Shares of Accenture PLC (NYSE:ACN) traded up 1.16% during midday trading on Wednesday, reaching $131.27. The company’s stock had a trading volume of 890,372 shares. Accenture PLC has a 12-month low of $108.83 and a 12-month high of $131.28. The company’s 50-day moving average price is $129.01 and its 200 day moving average price is $124.11. The company has a market capitalization of $81.12 billion, a P/E ratio of 23.25 and a beta of 1.11.

Accenture PLC (NYSE:ACN) last released its quarterly earnings data on Thursday, June 22nd. The information technology services provider reported $1.52 earnings per share for the quarter, hitting the consensus estimate of $1.52. Accenture PLC had a return on equity of 43.96% and a net margin of 9.92%. The business had revenue of $8.87 billion during the quarter, compared to analysts’ expectations of $8.82 billion. During the same quarter last year, the business posted $1.41 EPS. The business’s revenue was up 5.1% on a year-over-year basis. On average, equities research analysts forecast that Accenture PLC will post $5.90 earnings per share for the current year.
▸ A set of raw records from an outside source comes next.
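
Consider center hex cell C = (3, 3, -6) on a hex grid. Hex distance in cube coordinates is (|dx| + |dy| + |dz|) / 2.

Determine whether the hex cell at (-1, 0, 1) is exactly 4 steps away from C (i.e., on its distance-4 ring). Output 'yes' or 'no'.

Answer: no

Derivation:
|px - cx| = |-1 - 3| = 4
|py - cy| = |0 - 3| = 3
|pz - cz| = |1 - (-6)| = 7
distance = (4+3+7)/2 = 14/2 = 7
radius = 4; distance != radius -> no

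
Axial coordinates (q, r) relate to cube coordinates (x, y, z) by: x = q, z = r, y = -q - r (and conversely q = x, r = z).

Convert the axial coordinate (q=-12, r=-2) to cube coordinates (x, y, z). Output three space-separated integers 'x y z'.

Answer: -12 14 -2

Derivation:
x = q = -12
z = r = -2
y = -x - z = -(-12) - (-2) = 14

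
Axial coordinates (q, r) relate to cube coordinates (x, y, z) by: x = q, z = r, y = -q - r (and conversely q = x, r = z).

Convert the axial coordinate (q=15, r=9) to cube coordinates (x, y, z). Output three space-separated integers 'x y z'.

x = q = 15
z = r = 9
y = -x - z = -(15) - (9) = -24

Answer: 15 -24 9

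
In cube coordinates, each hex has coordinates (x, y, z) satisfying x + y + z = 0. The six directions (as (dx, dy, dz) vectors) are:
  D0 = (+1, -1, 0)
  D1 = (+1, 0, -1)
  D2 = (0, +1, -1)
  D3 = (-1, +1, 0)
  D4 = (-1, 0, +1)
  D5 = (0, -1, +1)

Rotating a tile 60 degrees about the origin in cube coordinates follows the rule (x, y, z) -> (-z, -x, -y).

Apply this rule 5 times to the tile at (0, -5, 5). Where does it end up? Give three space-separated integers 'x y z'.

Answer: 5 -5 0

Derivation:
Start: (0, -5, 5)
Step 1: (0, -5, 5) -> (-(5), -(0), -(-5)) = (-5, 0, 5)
Step 2: (-5, 0, 5) -> (-(5), -(-5), -(0)) = (-5, 5, 0)
Step 3: (-5, 5, 0) -> (-(0), -(-5), -(5)) = (0, 5, -5)
Step 4: (0, 5, -5) -> (-(-5), -(0), -(5)) = (5, 0, -5)
Step 5: (5, 0, -5) -> (-(-5), -(5), -(0)) = (5, -5, 0)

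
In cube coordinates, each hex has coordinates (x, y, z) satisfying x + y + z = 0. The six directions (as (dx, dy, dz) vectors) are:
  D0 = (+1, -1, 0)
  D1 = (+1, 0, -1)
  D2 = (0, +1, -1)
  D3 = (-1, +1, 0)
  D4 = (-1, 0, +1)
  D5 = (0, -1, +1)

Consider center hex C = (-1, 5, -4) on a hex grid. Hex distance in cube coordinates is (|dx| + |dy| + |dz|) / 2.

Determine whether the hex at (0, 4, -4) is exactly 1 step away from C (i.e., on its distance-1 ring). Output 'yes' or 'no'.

|px - cx| = |0 - (-1)| = 1
|py - cy| = |4 - 5| = 1
|pz - cz| = |-4 - (-4)| = 0
distance = (1+1+0)/2 = 2/2 = 1
radius = 1; distance == radius -> yes

Answer: yes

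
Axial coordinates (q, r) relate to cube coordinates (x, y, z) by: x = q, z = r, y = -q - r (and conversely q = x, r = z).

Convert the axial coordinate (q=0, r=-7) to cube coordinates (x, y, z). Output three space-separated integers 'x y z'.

Answer: 0 7 -7

Derivation:
x = q = 0
z = r = -7
y = -x - z = -(0) - (-7) = 7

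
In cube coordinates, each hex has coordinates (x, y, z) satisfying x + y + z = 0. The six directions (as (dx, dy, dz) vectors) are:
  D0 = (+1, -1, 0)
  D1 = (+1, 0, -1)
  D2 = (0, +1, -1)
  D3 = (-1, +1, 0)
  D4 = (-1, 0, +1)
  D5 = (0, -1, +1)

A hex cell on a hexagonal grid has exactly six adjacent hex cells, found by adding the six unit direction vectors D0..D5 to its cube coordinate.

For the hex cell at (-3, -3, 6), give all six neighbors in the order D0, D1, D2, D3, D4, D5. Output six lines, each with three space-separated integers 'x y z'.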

In other Accenture PLC news, CEO Pierre Nanterme sold 40,134 shares of the stock in a transaction that occurred on Monday, June 26th. The stock was sold at an average price of $123.02, for a total value of $4,937,284.68. Following the completion of the sale, the chief executive officer now owns 222,362 shares in the company, valued at approximately $27,354,973.24. The transaction was disclosed in a document filed with the SEC, which is available at this link. Also, CFO David Rowland sold 4,065 shares of the stock in a transaction that occurred on Monday, June 26th. The stock was sold at an average price of $123.00, for a total value of $499,995.00. Following the completion of the sale, the chief financial officer now owns 14,066 shares of the company’s stock, valued at approximately $1,730,118. The disclosure for this sale can be found here. In the last quarter, insiders sold 79,817 shares of company stock valued at $9,920,929. Company insiders own 0.21% of the company’s stock.

Accenture plc is a professional services company serving clients in various industries and in geographic regions, including North America, Europe and Growth Markets. The Company provides management and technology consulting services. Its segments include Communications, Media and Technology; Financial Services; Health and Public Service; Products, and Resources.